Malo, moralmente hablando, es quien hace el mal, como el que coge un cuchillo para asestar una puñalada. Peor es aún aquel que disfruta con las consecuencias de ese mal, viendo sufrir a los demás, por ejemplo. Pero, ¿cómo calificaríamos a quien, sin hacer mal alguno, goza con el mal infligido por otros? En términos más distanciados, la pregunta que nos ocupa es tan inquietante como fácil de formular: ¿disfrutamos los seres humanos con el mal ajeno? En síntesis, como ya traté de argumentar el otro día, la respuesta debe considerar necesariamente tres variables: la primera, el tipo de mal de que estemos hablando. No es lo mismo un tsunami que una ola de calor, del mismo modo que no son equivalentes una leucemia y un resfriado. La segunda, de qué clase de alegría hablamos: si de una explosión cínica de júbilo o un vergonzante regusto que apenas podemos confesarnos. El tercer factor sería la naturaleza de cada persona. Como todos sabemos por experiencia, hay gente que ostensiblemente se solaza en las desventuras ajenas y gente que obra con empatía y solidaridad. Pese a todo, como las simplificaciones son inevitables, y más en una reflexión tan limitada como la presente, la pregunta inicial sigue en el aire como un desafío. Y, por tanto, si me apremian a contestar y a definirme, lo haré. Y lo haré para sostener que sí. Con todas las salvedades y matizaciones que se quieran, desde luego. Pero también, sin duda alguna, reiteraré que la respuesta tiene que ser afirmativa.

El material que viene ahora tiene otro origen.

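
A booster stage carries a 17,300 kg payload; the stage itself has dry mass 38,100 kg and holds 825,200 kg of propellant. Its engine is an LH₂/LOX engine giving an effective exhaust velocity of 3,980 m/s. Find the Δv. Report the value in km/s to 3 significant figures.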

Partamos de una obviedad. Por regla general –es decir, descontando santos y héroes?, cada uno de nosotros hallamos en nosotros mismos ?o en nuestro círculo familiar más íntimo? el centro de gravedad del mundo. Decía Protágoras que «el hombre es la medida de todas las cosas». Deberíamos entender aquí «hombre» en el sentido más egocéntrico posible, como el yo descarnado, para decirlo sin ambages. La mayoría de la gente no trata tanto de adaptar su yo al mundo como el mundo a su yo. Ello lleva a que nuestras percepciones estén habitualmente sesgadas, a veces hasta un grado cómico. Smith, el autor del libro, cita en este punto al cómico George Carlin cuando comentaba: «¿Alguna vez han advertido que cualquiera que circule por la carretera más despacio que usted es un idiota, y cualquiera que circule más deprisa es un loco?» (p. 51). En términos mínimamente objetivos, la estimación es ridícula, obviamente, pero Smith es más comprensivo y considera que esas ilusiones ayudan a nuestra autoestima. Se han hecho múltiples experimentos y encuestas psicológicas sobre autopercepción, con un resultado siempre coincidente: la inmensa mayoría de las personas nos consideramos superiores a la media, aunque eso, como es evidente, supone una imposibilidad matemática.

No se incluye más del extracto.